O cágado do Steinbeck
Sempre que não consigo escrever penso no andar do cágado que o John Steinbeck escreveu. Está-se ali imenso tempo a ler sobre o andar do cágado, as pernas, o pescoço. Quando não consigo escrever penso nas cosias simples em que se pode escrever, como o andar do cágado. E olho para as paredes que têm gotas a descer, para as formas flutuantes que o fumo do cigarro que repousa no cinzeiro cheio faz. Em que é que eu podia escrever.
Gosto de voltar ao fumo do cigarro, gosto ainda de imaginar que tenho um cigarro entre os dedos, que o enrolo com um pouco de tabaco, um filtro e uma mortalha e dou a primeira baforada. Lembro-me dos anéis de fumo que fazia; gostava de abrir a janela do meu quarto e ficar a fumar do lado de fora, com as mãos e a cabeça ao frio enquanto o fumo expelido dos meus pulmões se misturava com o ar quente que expirava e se misturava tudo na atmosfera fria da noite.
Deixei de fumar. De vez em quando vou para a varanda e vejo a minha respiração a misturar-se com o resto do ar.
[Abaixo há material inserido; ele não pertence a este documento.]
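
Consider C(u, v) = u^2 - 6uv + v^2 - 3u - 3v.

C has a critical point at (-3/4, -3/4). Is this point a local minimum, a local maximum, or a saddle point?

saddle point

The Hessian of C is constant: H = [[2, -6], [-6, 2]].
det(H) = 2·2 − (-6)² = -32.
Since det(H) < 0, H is indefinite and the critical point is a saddle point.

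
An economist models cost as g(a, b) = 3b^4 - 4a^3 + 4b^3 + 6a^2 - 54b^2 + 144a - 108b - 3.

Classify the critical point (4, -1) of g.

local maximum

The mixed partial ∂²g/∂a∂b is 0, so the Hessian at any point is diag(g_aa, g_bb) = diag(12(-2a + 1), 12(3b^2 + 2b - 9)).
At (4, -1): H = diag(-84, -96).
Both eigenvalues are negative, so H is negative definite: a local maximum.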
Noutra altura estaria a fumar, às vezes oiço a canção que costumava ouvir quando ia fumar para janela. Oiço-a e vem-me à mão o cigarro fininho, acabado de enrolar, colado com saliva, vem-me aos pulmões o fumo. Mas deixei de fumar.
O cágado do Steinbeck puxa lentamente os fios da criatividade e há mais algumas que foram escritas desde que ele começou. Neste exercício, já muitos temas explorei: o da gota de humidade, os das teias de aranha e hoje mesmo tinha pensado no sujo que está o chão do meu quarto; quando me apoiei coma s mãos no chão e fiquei com as pontas dos dedos cheias de pó. E depois a mão completa.
Lembrei-me de falar dos dedos dos meus pés, mas são tão feios, quem é que quereria ler sobre eles?
Acabei por oferecer os louros ao justo tema vencedor, ao do Cágado, aquele que me acompanha ans horas difíceis, procurando e vasculhando gavetas e cómodas incómodas na minha cabeça: hoje lembrei-me do amor, mas sinto-me demasiado ansioso. Fica o cágado que continua a puxar lentamente o fio das palavras, como se fizesse um gigantesco colar de missangas e as tivesse a puxar, uma a uma. Uma palavra, uma sílaba e ideia. Fica assim por hoje.